UCLA SURGEONS IDENTIFY MOLECULAR PATHWAY THAT MAY HELP
TARGET FUTURE THERAPIES AGAINST TUMOR ANGIOGENESIS
Study provides a new look at molecular contributors to angiogenesis
CHICAGO—Researchers at the University of California Los Angeles (UCLA) have found that a second molecular pathway may need to be blocked to prevent malignant cells from creating new blood vessels [angiogenesis]. A study of patients with pancreatic cancer showed that CXCL5 may be a key molecule in the angiogenesis switch—the point at which cells stop being normal and start producing blood vessels that feed malignancy. Findings from the study were presented at the 2009 Clinical Congress of the American College of Surgeons. CXCL5 is one member of a family of molecules that may play a role in the development of future anti-angiogenesis treatments. “CXC peptides have been shown to cause cancer cells to multiply and migrate and tumors to form new blood vessels. With data from this study as well as other studies, we’re showing that we need to pay attention to the CXCL5 molecule because there appears to be multiple pathways driving tumor angiogenesis,” according toJonathan C. King, MD, a surgical resident at UCLA.
The study showed that patients who had high levels of CXCL5 were more likely to have cancer at a more advanced stage, more poorly differentiated and therefore more aggressive tumors, and greater density of small tumor blood vessels than those who had low levels of the molecule. The patients also were far more likely to die quickly from the disease. Patients whose tumors had low levels of expression of CXCL5 lived 25.5 months longer than those whose tumors had high levels of expression of the molecule. “Patients who express a lot of CXCL5 in their tumors have significantly decreased survival overall, and part of the reason may be that the tumors are better able to promote angiogenesis than the high-CXCL5-producing tumors,”
Dr. King said.
In addition, the researchers found that lesions considered to be immediate precursors of pancreatic cancer [pancreatic intraepithelial neoplasia or PanIN] were more likely to express higher levels of CXCL5 using laboratory staining techniques. “PanIN were found to stain more intensely along the spectrum from dysplasia [abnormal cellular growth] to malignancy [uncontrolled new growth]. So a low-grade PanIN lesion had little to no CXCL5 expression, while the high-grade lesions had relatively high expression of the molecule,” Dr. King explained. This finding provides further support for the theory that CXCL5 may be involved in the angio- genic switch. “When CXCL5 is expressed may be an important stage in the development of cancer,” he added.

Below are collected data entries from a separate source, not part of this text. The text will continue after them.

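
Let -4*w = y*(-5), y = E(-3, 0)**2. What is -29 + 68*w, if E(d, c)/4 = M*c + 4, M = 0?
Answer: 21731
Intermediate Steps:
E(d, c) = 16 (E(d, c) = 4*(0*c + 4) = 4*(0 + 4) = 4*4 = 16)
y = 256 (y = 16**2 = 256)
w = 320 (w = -64*(-5) = -1/4*(-1280) = 320)
-29 + 68*w = -29 + 68*320 = -29 + 21760 = 21731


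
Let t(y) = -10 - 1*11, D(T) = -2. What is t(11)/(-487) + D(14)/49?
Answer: 55/23863 ≈ 0.0023048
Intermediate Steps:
t(y) = -21 (t(y) = -10 - 11 = -21)
t(11)/(-487) + D(14)/49 = -21/(-487) - 2/49 = -21*(-1/487) - 2*1/49 = 21/487 - 2/49 = 55/23863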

Although the study examined clinical data and surgical specimens from 153 patients with pancreatic cancer, the action of the CXCL5 molecule is not specific to this form of malignancy.

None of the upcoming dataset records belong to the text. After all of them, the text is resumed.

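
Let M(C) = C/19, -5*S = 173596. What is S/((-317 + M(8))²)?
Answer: -62668156/180901125 ≈ -0.34642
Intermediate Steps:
S = -173596/5 (S = -⅕*173596 = -173596/5 ≈ -34719.)
M(C) = C/19 (M(C) = C*(1/19) = C/19)
S/((-317 + M(8))²) = -173596/(5*(-317 + (1/19)*8)²) = -173596/(5*(-317 + 8/19)²) = -173596/(5*((-6015/19)²)) = -173596/(5*36180225/361) = -173596/5*361/36180225 = -62668156/180901125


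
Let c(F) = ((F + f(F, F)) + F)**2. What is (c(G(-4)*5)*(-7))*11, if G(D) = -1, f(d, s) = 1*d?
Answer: -17325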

“CXCL5 is a molecule that is released from all kinds of solid tumors that require new blood vessel formation to grow. The application [of CXCL5 as a target of angiogenesis therapy] is potentially far broader than for just pancreatic cancer,” Dr. King said. Results from the study are leading researchers to take a whole new look at angiogenesis and its molecular contributors. Vascular endothelial growth factor (VEGF) has been the principal focus of angiogenesis research because of its strong links to the process of generating new blood vessels by malignant cells. Treatments directed against the action of VEGF have not favorably influenced the survival of patients with pancreatic cancer, however. UCLA and other researchers therefore have been exploring whether other molecules besides VEGF are enabling tumors to grow new blood vessels. “Drs. Li and Hines have focused on CXCL5, but there are other CXC molecules—CXCL8 and CXCL1—that are pro-angiogenic. If we can target these molecules along with VEGF, the thought is that treatment against angiogenesis would be more powerful than targeting one of the molecules alone,” he added. Aihua Li, PhD, and principal investigator O. Joe Hines, MD, FACS, have been working together to elucidate the roles of CXC molecules for years and contributed to the conception, design, and technical oversight of the study. In addition to Drs. Li and Hines, Mark D. Sugi, BS; David Dawson, MD, FACS; Guido Eibl, MD; and Howard A. Reber, MD, participated in this study.